Principal Anna Ol was ravishing in her Sylphide debut; her delicate lines and beautifully quiet upper body seldom betrayed the extreme effort required. She was partnered by Semyon Velichko, who possesses all the ballon required as James. Anton Domashev offered a vivid portrayal of the Witch, and, as in Giselle, the corps de ballet’s careful work in the Romantic style deserved every praise.
John Neumeier’s The Little Mermaid, also new to Moscow three years ago, is more disconcerting. This dark take on the story, to a new score by Lera Auerbach, is a poetic, intellectual construct rather than a traditional narration. The Mermaid is a fragment of the imagination of a Poet, heartbroken over the wedding of his great love, Edvard; as the ballet unfolds, he relives his pain through the sea creature’s doomed love for a human Prince, Edvard’s alter ego.
In the Russian context, the Poet’s is truly a love that dare not speak its name: the English and Russian-language synopses differ in the programme, with Edvard coyly referred to as “dear to him” in Russian. Whether or not the timing was deliberate, this tale of alienation (the eerily strange, gawky Mermaid is forever an outsider on land) finds new echoes after the Kremlin’s recent anti-gay propaganda laws.

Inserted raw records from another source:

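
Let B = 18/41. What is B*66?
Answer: 1188/41 ≈ 28.976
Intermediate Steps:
B = 18/41 (B = 18*(1/41) = 18/41 ≈ 0.43902)
B*66 = (18/41)*66 = 1188/41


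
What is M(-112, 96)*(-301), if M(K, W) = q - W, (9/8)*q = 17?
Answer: 219128/9 ≈ 24348.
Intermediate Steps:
q = 136/9 (q = (8/9)*17 = 136/9 ≈ 15.111)
M(K, W) = 136/9 - W
M(-112, 96)*(-301) = (136/9 - 1*96)*(-301) = (136/9 - 96)*(-301) = -728/9*(-301) = 219128/9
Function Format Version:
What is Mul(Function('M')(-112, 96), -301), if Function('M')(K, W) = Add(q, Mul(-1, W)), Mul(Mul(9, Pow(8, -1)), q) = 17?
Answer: Rational(219128, 9) ≈ 24348.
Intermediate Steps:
q = Rational(136, 9) (q = Mul(Rational(8, 9), 17) = Rational(136, 9) ≈ 15.111)
Function('M')(K, W) = Add(Rational(136, 9), Mul(-1, W))
Mul(Function('M')(-112, 96), -301) = Mul(Add(Rational(136, 9), Mul(-1, 96)), -301) = Mul(Add(Rational(136, 9), -96), -301) = Mul(Rational(-728, 9), -301) = Rational(219128, 9)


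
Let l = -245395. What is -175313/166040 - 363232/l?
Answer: 3458021529/8149077160 ≈ 0.42435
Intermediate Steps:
-175313/166040 - 363232/l = -175313/166040 - 363232/(-245395) = -175313*1/166040 - 363232*(-1/245395) = -175313/166040 + 363232/245395 = 3458021529/8149077160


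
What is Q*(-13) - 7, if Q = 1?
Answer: -20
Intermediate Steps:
Q*(-13) - 7 = 1*(-13) - 7 = -13 - 7 = -20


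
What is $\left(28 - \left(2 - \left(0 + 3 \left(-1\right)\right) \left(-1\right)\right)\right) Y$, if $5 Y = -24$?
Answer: $- \frac{696}{5} \approx -139.2$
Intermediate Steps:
$Y = - \frac{24}{5}$ ($Y = \frac{1}{5} \left(-24\right) = - \frac{24}{5} \approx -4.8$)
$\left(28 - \left(2 - \left(0 + 3 \left(-1\right)\right) \left(-1\right)\right)\right) Y = \left(28 - \left(2 - \left(0 + 3 \left(-1\right)\right) \left(-1\right)\right)\right) \left(- \frac{24}{5}\right) = \left(28 - \left(2 - \left(0 - 3\right) \left(-1\right)\right)\right) \left(- \frac{24}{5}\right) = \left(28 - -1\right) \left(- \frac{24}{5}\right) = \left(28 + \left(3 - 2\right)\right) \left(- \frac{24}{5}\right) = \left(28 + 1\right) \left(- \frac{24}{5}\right) = 29 \left(- \frac{24}{5}\right) = - \frac{696}{5}$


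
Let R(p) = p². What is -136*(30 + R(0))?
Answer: -4080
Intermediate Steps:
-136*(30 + R(0)) = -136*(30 + 0²) = -136*(30 + 0) = -136*30 = -4080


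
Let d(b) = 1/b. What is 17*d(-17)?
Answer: -1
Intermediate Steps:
d(b) = 1/b
17*d(-17) = 17/(-17) = 17*(-1/17) = -1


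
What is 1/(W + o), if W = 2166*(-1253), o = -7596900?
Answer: -1/10310898 ≈ -9.6985e-8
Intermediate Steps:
W = -2713998
1/(W + o) = 1/(-2713998 - 7596900) = 1/(-10310898) = -1/10310898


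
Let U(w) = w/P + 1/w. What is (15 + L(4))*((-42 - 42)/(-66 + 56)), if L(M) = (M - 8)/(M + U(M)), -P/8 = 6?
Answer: 14742/125 ≈ 117.94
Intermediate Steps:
P = -48 (P = -8*6 = -48)
U(w) = 1/w - w/48 (U(w) = w/(-48) + 1/w = w*(-1/48) + 1/w = -w/48 + 1/w = 1/w - w/48)
L(M) = (-8 + M)/(1/M + 47*M/48) (L(M) = (M - 8)/(M + (1/M - M/48)) = (-8 + M)/(1/M + 47*M/48))
(15 + L(4))*((-42 - 42)/(-66 + 56)) = (15 + 48*4*(-8 + 4)/(48 + 47*4²))*((-42 - 42)/(-66 + 56)) = (15 + 48*4*(-4)/(48 + 47*16))*(-84/(-10)) = (15 + 48*4*(-4)/(48 + 752))*(-84*(-⅒)) = (15 + 48*4*(-4)/800)*(42/5) = (15 + 48*4*(1/800)*(-4))*(42/5) = (15 - 24/25)*(42/5) = (351/25)*(42/5) = 14742/125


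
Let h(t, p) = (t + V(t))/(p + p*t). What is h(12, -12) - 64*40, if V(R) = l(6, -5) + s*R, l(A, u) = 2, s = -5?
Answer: -199657/78 ≈ -2559.7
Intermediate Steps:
V(R) = 2 - 5*R
h(t, p) = (2 - 4*t)/(p + p*t) (h(t, p) = (t + (2 - 5*t))/(p + p*t) = (2 - 4*t)/(p + p*t))
h(12, -12) - 64*40 = 2*(1 - 2*12)/(-12*(1 + 12)) - 64*40 = 2*(-1/12)*(1 - 24)/13 - 2560 = 2*(-1/12)*(1/13)*(-23) - 2560 = 23/78 - 2560 = -199657/78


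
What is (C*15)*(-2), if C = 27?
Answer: -810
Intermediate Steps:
(C*15)*(-2) = (27*15)*(-2) = 405*(-2) = -810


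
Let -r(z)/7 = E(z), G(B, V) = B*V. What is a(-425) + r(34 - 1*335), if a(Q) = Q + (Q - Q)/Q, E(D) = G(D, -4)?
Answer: -8853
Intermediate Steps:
E(D) = -4*D (E(D) = D*(-4) = -4*D)
r(z) = 28*z (r(z) = -(-28)*z = 28*z)
a(Q) = Q (a(Q) = Q + 0/Q = Q + 0 = Q)
a(-425) + r(34 - 1*335) = -425 + 28*(34 - 1*335) = -425 + 28*(34 - 335) = -425 + 28*(-301) = -425 - 8428 = -8853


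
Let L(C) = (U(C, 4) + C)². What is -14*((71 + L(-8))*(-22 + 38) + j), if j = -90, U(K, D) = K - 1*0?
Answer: -71988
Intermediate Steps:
U(K, D) = K (U(K, D) = K + 0 = K)
L(C) = 4*C² (L(C) = (C + C)² = (2*C)² = 4*C²)
-14*((71 + L(-8))*(-22 + 38) + j) = -14*((71 + 4*(-8)²)*(-22 + 38) - 90) = -14*((71 + 4*64)*16 - 90) = -14*((71 + 256)*16 - 90) = -14*(327*16 - 90) = -14*(5232 - 90) = -14*5142 = -71988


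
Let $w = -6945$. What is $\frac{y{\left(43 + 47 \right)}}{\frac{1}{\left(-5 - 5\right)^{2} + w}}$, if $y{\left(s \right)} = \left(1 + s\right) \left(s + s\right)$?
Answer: $-112121100$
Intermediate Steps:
$y{\left(s \right)} = 2 s \left(1 + s\right)$ ($y{\left(s \right)} = \left(1 + s\right) 2 s = 2 s \left(1 + s\right)$)
$\frac{y{\left(43 + 47 \right)}}{\frac{1}{\left(-5 - 5\right)^{2} + w}} = \frac{2 \left(43 + 47\right) \left(1 + \left(43 + 47\right)\right)}{\frac{1}{\left(-5 - 5\right)^{2} - 6945}} = \frac{2 \cdot 90 \left(1 + 90\right)}{\frac{1}{\left(-10\right)^{2} - 6945}} = \frac{2 \cdot 90 \cdot 91}{\frac{1}{100 - 6945}} = \frac{16380}{\frac{1}{-6845}} = \frac{16380}{- \frac{1}{6845}} = 16380 \left(-6845\right) = -112121100$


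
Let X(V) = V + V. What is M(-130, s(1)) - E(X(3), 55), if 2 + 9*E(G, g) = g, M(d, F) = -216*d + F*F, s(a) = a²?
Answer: 252676/9 ≈ 28075.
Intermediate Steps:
X(V) = 2*V
M(d, F) = F² - 216*d (M(d, F) = -216*d + F² = F² - 216*d)
E(G, g) = -2/9 + g/9
M(-130, s(1)) - E(X(3), 55) = ((1²)² - 216*(-130)) - (-2/9 + (⅑)*55) = (1² + 28080) - (-2/9 + 55/9) = (1 + 28080) - 1*53/9 = 28081 - 53/9 = 252676/9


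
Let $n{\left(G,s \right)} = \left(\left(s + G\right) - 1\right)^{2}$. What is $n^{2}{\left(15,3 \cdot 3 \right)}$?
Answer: $279841$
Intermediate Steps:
$n{\left(G,s \right)} = \left(-1 + G + s\right)^{2}$ ($n{\left(G,s \right)} = \left(\left(G + s\right) - 1\right)^{2} = \left(-1 + G + s\right)^{2}$)
$n^{2}{\left(15,3 \cdot 3 \right)} = \left(\left(-1 + 15 + 3 \cdot 3\right)^{2}\right)^{2} = \left(\left(-1 + 15 + 9\right)^{2}\right)^{2} = \left(23^{2}\right)^{2} = 529^{2} = 279841$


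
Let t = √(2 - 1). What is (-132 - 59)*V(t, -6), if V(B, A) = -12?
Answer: 2292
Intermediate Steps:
t = 1 (t = √1 = 1)
(-132 - 59)*V(t, -6) = (-132 - 59)*(-12) = -191*(-12) = 2292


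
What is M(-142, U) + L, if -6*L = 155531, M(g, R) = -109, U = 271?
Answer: -156185/6 ≈ -26031.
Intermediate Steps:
L = -155531/6 (L = -⅙*155531 = -155531/6 ≈ -25922.)
M(-142, U) + L = -109 - 155531/6 = -156185/6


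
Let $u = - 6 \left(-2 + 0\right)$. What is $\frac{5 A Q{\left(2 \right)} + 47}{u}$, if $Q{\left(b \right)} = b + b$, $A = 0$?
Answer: $\frac{47}{12} \approx 3.9167$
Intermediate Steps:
$Q{\left(b \right)} = 2 b$
$u = 12$ ($u = \left(-6\right) \left(-2\right) = 12$)
$\frac{5 A Q{\left(2 \right)} + 47}{u} = \frac{5 \cdot 0 \cdot 2 \cdot 2 + 47}{12} = \frac{0 \cdot 4 + 47}{12} = \frac{0 + 47}{12} = \frac{1}{12} \cdot 47 = \frac{47}{12}$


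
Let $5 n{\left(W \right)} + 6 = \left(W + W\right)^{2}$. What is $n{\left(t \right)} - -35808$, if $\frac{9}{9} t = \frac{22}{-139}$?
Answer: $\frac{691823570}{19321} \approx 35807.0$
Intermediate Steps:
$t = - \frac{22}{139}$ ($t = \frac{22}{-139} = 22 \left(- \frac{1}{139}\right) = - \frac{22}{139} \approx -0.15827$)
$n{\left(W \right)} = - \frac{6}{5} + \frac{4 W^{2}}{5}$ ($n{\left(W \right)} = - \frac{6}{5} + \frac{\left(W + W\right)^{2}}{5} = - \frac{6}{5} + \frac{\left(2 W\right)^{2}}{5} = - \frac{6}{5} + \frac{4 W^{2}}{5}$)
$n{\left(t \right)} - -35808 = \left(- \frac{6}{5} + \frac{4 \left(- \frac{22}{139}\right)^{2}}{5}\right) - -35808 = \left(- \frac{6}{5} + \frac{4}{5} \cdot \frac{484}{19321}\right) + 35808 = \left(- \frac{6}{5} + \frac{1936}{96605}\right) + 35808 = - \frac{22798}{19321} + 35808 = \frac{691823570}{19321}$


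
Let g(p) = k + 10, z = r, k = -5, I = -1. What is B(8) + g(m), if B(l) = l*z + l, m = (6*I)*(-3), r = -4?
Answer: -19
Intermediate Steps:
m = 18 (m = (6*(-1))*(-3) = -6*(-3) = 18)
z = -4
g(p) = 5 (g(p) = -5 + 10 = 5)
B(l) = -3*l (B(l) = l*(-4) + l = -4*l + l = -3*l)
B(8) + g(m) = -3*8 + 5 = -24 + 5 = -19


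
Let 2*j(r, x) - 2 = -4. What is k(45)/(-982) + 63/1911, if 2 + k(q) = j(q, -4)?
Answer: 3219/89362 ≈ 0.036022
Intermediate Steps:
j(r, x) = -1 (j(r, x) = 1 + (1/2)*(-4) = 1 - 2 = -1)
k(q) = -3 (k(q) = -2 - 1 = -3)
k(45)/(-982) + 63/1911 = -3/(-982) + 63/1911 = -3*(-1/982) + 63*(1/1911) = 3/982 + 3/91 = 3219/89362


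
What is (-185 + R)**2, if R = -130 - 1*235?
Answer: 302500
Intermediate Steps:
R = -365 (R = -130 - 235 = -365)
(-185 + R)**2 = (-185 - 365)**2 = (-550)**2 = 302500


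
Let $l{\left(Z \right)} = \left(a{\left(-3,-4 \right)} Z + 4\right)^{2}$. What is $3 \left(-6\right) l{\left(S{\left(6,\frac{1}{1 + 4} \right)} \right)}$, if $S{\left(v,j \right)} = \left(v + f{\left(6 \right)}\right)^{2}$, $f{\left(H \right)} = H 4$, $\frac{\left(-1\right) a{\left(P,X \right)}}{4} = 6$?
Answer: $-8394969888$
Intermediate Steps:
$a{\left(P,X \right)} = -24$ ($a{\left(P,X \right)} = \left(-4\right) 6 = -24$)
$f{\left(H \right)} = 4 H$
$S{\left(v,j \right)} = \left(24 + v\right)^{2}$ ($S{\left(v,j \right)} = \left(v + 4 \cdot 6\right)^{2} = \left(v + 24\right)^{2} = \left(24 + v\right)^{2}$)
$l{\left(Z \right)} = \left(4 - 24 Z\right)^{2}$ ($l{\left(Z \right)} = \left(- 24 Z + 4\right)^{2} = \left(4 - 24 Z\right)^{2}$)
$3 \left(-6\right) l{\left(S{\left(6,\frac{1}{1 + 4} \right)} \right)} = 3 \left(-6\right) 16 \left(1 - 6 \left(24 + 6\right)^{2}\right)^{2} = - 18 \cdot 16 \left(1 - 6 \cdot 30^{2}\right)^{2} = - 18 \cdot 16 \left(1 - 5400\right)^{2} = - 18 \cdot 16 \left(-5399\right)^{2} = - 18 \cdot 16 \cdot 29149201 = \left(-18\right) 466387216 = -8394969888$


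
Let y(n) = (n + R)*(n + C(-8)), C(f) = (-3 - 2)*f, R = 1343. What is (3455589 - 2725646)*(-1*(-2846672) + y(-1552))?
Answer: 2308576127240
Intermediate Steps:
C(f) = -5*f
y(n) = (40 + n)*(1343 + n) (y(n) = (n + 1343)*(n - 5*(-8)) = (1343 + n)*(n + 40) = (1343 + n)*(40 + n) = (40 + n)*(1343 + n))
(3455589 - 2725646)*(-1*(-2846672) + y(-1552)) = (3455589 - 2725646)*(-1*(-2846672) + (53720 + (-1552)**2 + 1383*(-1552))) = 729943*(2846672 + (53720 + 2408704 - 2146416)) = 729943*(2846672 + 316008) = 729943*3162680 = 2308576127240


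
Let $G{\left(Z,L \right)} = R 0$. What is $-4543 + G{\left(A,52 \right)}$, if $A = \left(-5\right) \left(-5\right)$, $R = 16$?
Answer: $-4543$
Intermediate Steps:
$A = 25$
$G{\left(Z,L \right)} = 0$ ($G{\left(Z,L \right)} = 16 \cdot 0 = 0$)
$-4543 + G{\left(A,52 \right)} = -4543 + 0 = -4543$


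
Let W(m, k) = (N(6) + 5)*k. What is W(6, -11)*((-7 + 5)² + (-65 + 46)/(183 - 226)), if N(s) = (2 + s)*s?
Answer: -111353/43 ≈ -2589.6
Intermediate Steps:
N(s) = s*(2 + s)
W(m, k) = 53*k (W(m, k) = (6*(2 + 6) + 5)*k = (6*8 + 5)*k = (48 + 5)*k = 53*k)
W(6, -11)*((-7 + 5)² + (-65 + 46)/(183 - 226)) = (53*(-11))*((-7 + 5)² + (-65 + 46)/(183 - 226)) = -583*((-2)² - 19/(-43)) = -583*(4 - 19*(-1/43)) = -583*(4 + 19/43) = -583*191/43 = -111353/43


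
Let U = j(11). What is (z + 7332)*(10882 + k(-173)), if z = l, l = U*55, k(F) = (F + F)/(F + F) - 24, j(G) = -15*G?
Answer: -18927237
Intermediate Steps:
U = -165 (U = -15*11 = -165)
k(F) = -23 (k(F) = (2*F)/((2*F)) - 24 = (2*F)*(1/(2*F)) - 24 = 1 - 24 = -23)
l = -9075 (l = -165*55 = -9075)
z = -9075
(z + 7332)*(10882 + k(-173)) = (-9075 + 7332)*(10882 - 23) = -1743*10859 = -18927237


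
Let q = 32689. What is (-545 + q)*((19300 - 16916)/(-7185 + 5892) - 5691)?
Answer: -236607065968/1293 ≈ -1.8299e+8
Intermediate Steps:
(-545 + q)*((19300 - 16916)/(-7185 + 5892) - 5691) = (-545 + 32689)*((19300 - 16916)/(-7185 + 5892) - 5691) = 32144*(2384/(-1293) - 5691) = 32144*(2384*(-1/1293) - 5691) = 32144*(-2384/1293 - 5691) = 32144*(-7360847/1293) = -236607065968/1293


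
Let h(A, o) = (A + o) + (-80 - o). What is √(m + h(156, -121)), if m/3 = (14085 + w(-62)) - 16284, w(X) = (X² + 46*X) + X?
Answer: I*√3731 ≈ 61.082*I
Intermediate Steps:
w(X) = X² + 47*X
h(A, o) = -80 + A
m = -3807 (m = 3*((14085 - 62*(47 - 62)) - 16284) = 3*((14085 - 62*(-15)) - 16284) = 3*((14085 + 930) - 16284) = 3*(15015 - 16284) = 3*(-1269) = -3807)
√(m + h(156, -121)) = √(-3807 + (-80 + 156)) = √(-3807 + 76) = √(-3731) = I*√3731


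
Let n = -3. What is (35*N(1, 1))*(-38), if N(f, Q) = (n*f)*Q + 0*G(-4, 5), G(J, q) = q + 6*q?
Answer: 3990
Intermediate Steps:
G(J, q) = 7*q
N(f, Q) = -3*Q*f (N(f, Q) = (-3*f)*Q + 0*(7*5) = -3*Q*f + 0*35 = -3*Q*f + 0 = -3*Q*f)
(35*N(1, 1))*(-38) = (35*(-3*1*1))*(-38) = (35*(-3))*(-38) = -105*(-38) = 3990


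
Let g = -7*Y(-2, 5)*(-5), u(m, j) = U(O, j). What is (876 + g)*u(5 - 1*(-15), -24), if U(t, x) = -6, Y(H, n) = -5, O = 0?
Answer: -4206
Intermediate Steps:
u(m, j) = -6
g = -175 (g = -7*(-5)*(-5) = 35*(-5) = -175)
(876 + g)*u(5 - 1*(-15), -24) = (876 - 175)*(-6) = 701*(-6) = -4206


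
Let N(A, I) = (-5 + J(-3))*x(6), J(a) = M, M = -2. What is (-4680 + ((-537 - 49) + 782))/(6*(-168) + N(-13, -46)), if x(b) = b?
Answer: 2242/525 ≈ 4.2705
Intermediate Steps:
J(a) = -2
N(A, I) = -42 (N(A, I) = (-5 - 2)*6 = -7*6 = -42)
(-4680 + ((-537 - 49) + 782))/(6*(-168) + N(-13, -46)) = (-4680 + ((-537 - 49) + 782))/(6*(-168) - 42) = (-4680 + (-586 + 782))/(-1008 - 42) = (-4680 + 196)/(-1050) = -4484*(-1/1050) = 2242/525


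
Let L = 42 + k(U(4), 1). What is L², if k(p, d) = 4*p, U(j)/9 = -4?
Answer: 10404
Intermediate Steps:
U(j) = -36 (U(j) = 9*(-4) = -36)
L = -102 (L = 42 + 4*(-36) = 42 - 144 = -102)
L² = (-102)² = 10404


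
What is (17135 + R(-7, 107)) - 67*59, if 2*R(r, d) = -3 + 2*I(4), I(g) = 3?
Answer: 26367/2 ≈ 13184.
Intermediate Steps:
R(r, d) = 3/2 (R(r, d) = (-3 + 2*3)/2 = (-3 + 6)/2 = (½)*3 = 3/2)
(17135 + R(-7, 107)) - 67*59 = (17135 + 3/2) - 67*59 = 34273/2 - 3953 = 26367/2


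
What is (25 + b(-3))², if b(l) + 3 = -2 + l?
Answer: 289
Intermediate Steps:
b(l) = -5 + l (b(l) = -3 + (-2 + l) = -5 + l)
(25 + b(-3))² = (25 + (-5 - 3))² = (25 - 8)² = 17² = 289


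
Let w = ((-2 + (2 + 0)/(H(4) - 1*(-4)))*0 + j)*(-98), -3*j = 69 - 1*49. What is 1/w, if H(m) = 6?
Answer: 3/1960 ≈ 0.0015306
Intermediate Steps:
j = -20/3 (j = -(69 - 1*49)/3 = -(69 - 49)/3 = -⅓*20 = -20/3 ≈ -6.6667)
w = 1960/3 (w = ((-2 + (2 + 0)/(6 - 1*(-4)))*0 - 20/3)*(-98) = ((-2 + 2/(6 + 4))*0 - 20/3)*(-98) = ((-2 + 2/10)*0 - 20/3)*(-98) = ((-2 + 2*(⅒))*0 - 20/3)*(-98) = ((-2 + ⅕)*0 - 20/3)*(-98) = (-9/5*0 - 20/3)*(-98) = (0 - 20/3)*(-98) = -20/3*(-98) = 1960/3 ≈ 653.33)
1/w = 1/(1960/3) = 3/1960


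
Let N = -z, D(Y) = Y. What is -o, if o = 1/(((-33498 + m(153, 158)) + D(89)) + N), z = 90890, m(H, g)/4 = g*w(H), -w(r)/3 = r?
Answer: 1/414387 ≈ 2.4132e-6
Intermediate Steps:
w(r) = -3*r
m(H, g) = -12*H*g (m(H, g) = 4*(g*(-3*H)) = 4*(-3*H*g) = -12*H*g)
N = -90890 (N = -1*90890 = -90890)
o = -1/414387 (o = 1/(((-33498 - 12*153*158) + 89) - 90890) = 1/(((-33498 - 290088) + 89) - 90890) = 1/((-323586 + 89) - 90890) = 1/(-323497 - 90890) = 1/(-414387) = -1/414387 ≈ -2.4132e-6)
-o = -1*(-1/414387) = 1/414387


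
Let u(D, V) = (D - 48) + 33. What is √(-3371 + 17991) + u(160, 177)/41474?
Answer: 145/41474 + 2*√3655 ≈ 120.92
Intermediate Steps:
u(D, V) = -15 + D (u(D, V) = (-48 + D) + 33 = -15 + D)
√(-3371 + 17991) + u(160, 177)/41474 = √(-3371 + 17991) + (-15 + 160)/41474 = √14620 + 145*(1/41474) = 2*√3655 + 145/41474 = 145/41474 + 2*√3655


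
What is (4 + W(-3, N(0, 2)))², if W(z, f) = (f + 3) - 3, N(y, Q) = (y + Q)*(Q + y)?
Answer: 64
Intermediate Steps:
N(y, Q) = (Q + y)² (N(y, Q) = (Q + y)*(Q + y) = (Q + y)²)
W(z, f) = f (W(z, f) = (3 + f) - 3 = f)
(4 + W(-3, N(0, 2)))² = (4 + (2 + 0)²)² = (4 + 2²)² = (4 + 4)² = 8² = 64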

The choreography doesn’t fully sustain the ballet, but the production is visually striking, and the Mermaid is a unique role for a ballerina with its outlandish make-up and long, Japanese-style trousers that transform into a tail. Guest performer Silvia Azzoni, of Hamburg Ballet, was suitably otherworldly, though the rest of the cast proved uneven. Even so, this Mermaid remains a fascinating maverick on the Moscow stage.